Он жил в наемной квартире. В подъезде запах чужого жилья, кондовой немецкой кухни. Возле почтовых ящиков плакат с изображением десяти разыскиваемых террористов – лицо одной, уже схваченной, террористки перечеркнуто по линейке (!) крест-накрест, кто-то в придачу к этому нарисовал сверху топор. Сам дом – образец немецкого зодчества 50-х годов, ненавистного мне как европейцу, как горожанину. Боссэ словно чувствует это и оправдывается: овдовел, дети разъехались, дом продал.
В театре Боссэ не выглядел таким одиноким и заброшенным. Всякий, кто прикрывает свою уязвимость должностным мундиром, не важно, в прямом или в переносном смысле, дома бывает жалок по контрасту – закон.
Присев за письменный стол в его рабочей комнате – она же хранилище реликвий ротмундского театра, – я нарисовал «экслибрис деда». Боссэ он прежде не встречался – ни в оркестровых нотах, ни вообще (правда – касательно оркестровых нот – Боссэ альтист, а не скрипач). Подпись Йозеф Готлиб на «Волшебной флейте»? Ну, во-первых, одними и теми же нотами пользовались в разных оркестрах, а во-вторых, начиная с сорок третьего года в оркестре играло много случайных музыкантов, бывало, что даже любители. Все из-за Элиасберга – тогдашнего генеральмузикдиректора. Из оперных театров ведь долго никто в армию не попадал. Что же Элиасберг: разозлившись на одного музыканта, сам добился его отправки на фронт [68] , чем и создал прецедент. В течение полугода потом всю молодежь обмундировали – в других театрах тогда ни один человек не ушел. В сорок пятом ему это припомнили, к тому же он был член партии… Знаю ли я, что Гитлер очень любил музыку, особенно Вагнера, и оперные театры находились под его особым покровительством?
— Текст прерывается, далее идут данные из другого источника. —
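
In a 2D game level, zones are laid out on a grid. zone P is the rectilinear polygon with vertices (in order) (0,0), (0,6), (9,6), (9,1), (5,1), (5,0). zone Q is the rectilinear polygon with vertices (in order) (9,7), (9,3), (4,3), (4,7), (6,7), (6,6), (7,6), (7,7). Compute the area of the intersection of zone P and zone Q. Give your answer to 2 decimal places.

The intersection is the polygon with vertices (6,6), (7,6), (9,6), (9,3), (4,3), (4,6).
By the shoelace formula its area is 15.00.

15.00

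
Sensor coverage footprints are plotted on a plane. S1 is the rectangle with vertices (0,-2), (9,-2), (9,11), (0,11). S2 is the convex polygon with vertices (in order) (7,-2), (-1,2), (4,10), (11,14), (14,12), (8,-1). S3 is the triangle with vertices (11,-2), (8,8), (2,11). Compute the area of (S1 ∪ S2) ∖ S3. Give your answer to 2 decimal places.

131.17

|S1 ∪ S2| = 154.0083.
|(S1 ∪ S2) ∩ S3| = 22.8359.
|(S1 ∪ S2) ∖ S3| = 154.0083 − 22.8359 = 131.17.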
Конечно, этого никто в заслугу Гитлеру не ставит, Боже упаси, после всего, что он сделал, также и с евреями (кивок потерпевшей стороне)… Да, что еще делает несостоятельным предположение насчет моего дяди (я поправил: родственника), родственника, да. Уже после тридцать пятого года среди музыкантов оркестра не осталось ни одного еврея. Тут я возразил Боссэ, что родственник мог скрывать свое происхождение. Да, это верно, скрытых евреев было тоже немало. Тот же Элиасберг, говорят. У него и фамилия такая. Они вдруг все о себе заявили, когда после войны стало выгодно быть евреем, – возможно, я этого не знаю, но сегодня у евреев в Германии колоссальные привилегии.
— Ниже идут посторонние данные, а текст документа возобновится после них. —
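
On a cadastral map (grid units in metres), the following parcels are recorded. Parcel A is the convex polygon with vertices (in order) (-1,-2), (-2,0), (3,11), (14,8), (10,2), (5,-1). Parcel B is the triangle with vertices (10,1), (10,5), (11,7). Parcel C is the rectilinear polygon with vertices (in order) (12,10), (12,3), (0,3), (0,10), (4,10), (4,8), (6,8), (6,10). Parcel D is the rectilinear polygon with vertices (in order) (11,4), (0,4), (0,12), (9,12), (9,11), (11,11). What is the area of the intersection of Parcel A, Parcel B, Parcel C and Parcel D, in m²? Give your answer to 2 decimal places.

The intersection is the polygon with vertices (11,7), (10.5,4), (10,4), (10,5).
By the shoelace formula its area is 1.25.

1.25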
Боссэ стал показывать мне свой архив. По его словам, большую ценность представляла записка Пфицнера [69] к интенданту театра с предостережением от произвольных купюр – в связи с постановкой в Ротмунде в 1933 году его оперы «Сердце»; а также письмо Кунце, в котором он благодарит Элиасберга за соболезнования по случаю постигшего их с женою горя – гибели сына (1942 г.). Но самое главное, самое важное – это он мне должен прочитать. «3.IV.27. Сударь, вы располагаете двумя неделями, чтобы исправить совершенную вами низость по отношению к моему племяннику. В противном случае я постараюсь, чтобы вся Европа узнала, какое последнее дерьмо первый капельмейстер в Ротмунде». И подпись: «Людвиг ван Бетховен». Ну как? Это известная история. С карточным проигрышем здешнему капельмейстеру, – дескать, он был на руку нечист. Бетховен обожал своего племянника и по его наущению совершал также и неблаговидные поступки… Да. Сто пятьдесят лет это письмо пролежало на чердаке, на дне бельевой корзины, пока четыре дня назад – «Четыре дня», – повторил Боссэ, потрясая перстом, – не попало к нему в руки, и уж он, тут я могу ему поверить, за ценой не постоял.
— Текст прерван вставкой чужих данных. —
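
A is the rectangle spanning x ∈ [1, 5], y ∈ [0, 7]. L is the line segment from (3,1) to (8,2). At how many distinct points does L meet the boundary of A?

1

The segment meets the boundary at (5,1.4).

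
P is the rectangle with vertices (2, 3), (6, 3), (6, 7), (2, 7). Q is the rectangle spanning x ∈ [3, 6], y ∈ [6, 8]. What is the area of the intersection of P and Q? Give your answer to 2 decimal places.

3.00

|P∩Q|: x∈[3,6], y∈[6,7] → 3·1 = 3.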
Я плохо знал биографию Бетховена, еще хуже – все перипетии его отношений с сыном покойного брата Карла. Но было бесспорно: либо срок действия ультиматума – под видом описки? по причине описки? – выходил куда более долгий, либо несчастного Боссэ грубо облапошили, даже и не очень старались: письмо было датировано третьим апреля, тогда как Бетховен умер где-то в марте.
Это было не мое дело – мое дело узнать имена и адреса тех, кто в сорок третьем году работал в этом театре и мог бы опознать на фотографии коллегу. Поэтому я смолчал, и правильно сделал, конечно.